SARKIS

Né en 1938 en Turquie - Vit en France

Sarkis, dont Michel Aubry a été l’élève, développe depuis longtemps une œuvre aux codes très personnels. La présence des mots « Leidschatz » (trésor de souffrance) et « Kriegschatz » (trésor de guerre) sur la plupart de ses pièces est l’une des caractéristiques de son œuvre. Ces deux mots contiennent à eux seuls les principaux thèmes qui régissent la production artistique de Sarkis, pointant l’absolue nécessité de préserver coûte que coûte toute forme de mémoire, quel qu’en soit le prix et la douleur, pour la constitution d’un véritable « trésor de guerre » à léguer aux générations futures.

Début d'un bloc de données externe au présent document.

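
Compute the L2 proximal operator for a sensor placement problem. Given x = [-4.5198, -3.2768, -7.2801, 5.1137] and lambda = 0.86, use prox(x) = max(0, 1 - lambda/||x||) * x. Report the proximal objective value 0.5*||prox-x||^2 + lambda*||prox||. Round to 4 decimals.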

L’ange qui écoute l’Oratorio de Noël de Jean-Sébastien Bach est une œuvre fondée sur une perception poétique et méditative. Deux néons de cristal teinté écrivent les mots Leidschatz et Kriegschatz de part et d’autre d’une caisse en bois dont la forme rappelle celle d’un cercueil mais dont la fonction est aussi d’être la caisse de rangement et de transport de l’œuvre. Déjà se dessinent deux notions chères à Sarkis : le tombeau (comme symbole direct de la mémoire défunte) et l’élément nomade, transportable, évoquant la migration, l’instabilité, le statut d’apatride, et posant l’interrogation de savoir si le déraciné peut encore avoir une mémoire ou, à l’inverse, si la mémoire n’est pas tout ce qui reste à l’apatride. Une autre approche pourrait consister à penser que l’œuvre, quand elle n’est plus exposée, repose en son tombeau, ne vit plus tout à fait, et que seule persiste son souvenir.
La caisse contient une bande magnétique sur laquelle est enregistré l’Oratorio de Noël composé par Jean-Sébastien Bach. Le son est emprisonné dans son support (ou bien : la bande magnétique rendue inaudible est le tombeau de la musique dont ne persiste que le souvenir) et, par projection poétique, nous pouvons imaginer que seul l’ange en recueillement, gardien de l’oeuvre, est à même d’écouter la partition muette pour le commun des hommes. Ainsi, le son devient une perception purement visuelle et donne au silence une tessiture, une texture, tout à fait particulières qui, peut-être, est semblable au silence des lieux sacrés. C’est le silence de la musique tue que l’ange écoute, auréolé de lueurs aquarellées rouges et vertes, stigmatisé par le poids du passé et du souvenir.

La deuxième œuvre de Sarkis s’intitule Leidschatz et manifeste une grande économie de moyens tant dans les matériaux utilisés que dans le processus de réalisation puisqu’il ne s’agit ici que d’un simple empilement d’anneaux de fonte reconstituant ce qui pourrait s’apparenter à une sorte de brasero vidé de ces cendres. L’œuvre évoque donc le brasero et tous les aspects sociaux qui peuvent s’y rattacher (le rassemblement autour du point de chaleur, le froid hivernal et les sans abris…) mais elle emmène également le spectateur sur une perception plus ambiguë, où se mêlent la symbolique mythologique du feu dévorateur et régénérateur (très prisée par les régimes nazi allemand et fasciste italien), les autodafés pratiqués par les régimes totalitaires destinés à éradiquer la mémoire non conforme à l’idéologie (le feu comme principe de réécriture, ou de « désécriture » de l’Histoire) et, forcément, le spectre du génocide (autre forme d’éradication d’une mémoire collective).
Nous sommes au cœur de l’œuvre de Sarkis : peu de choses pour dire beaucoup.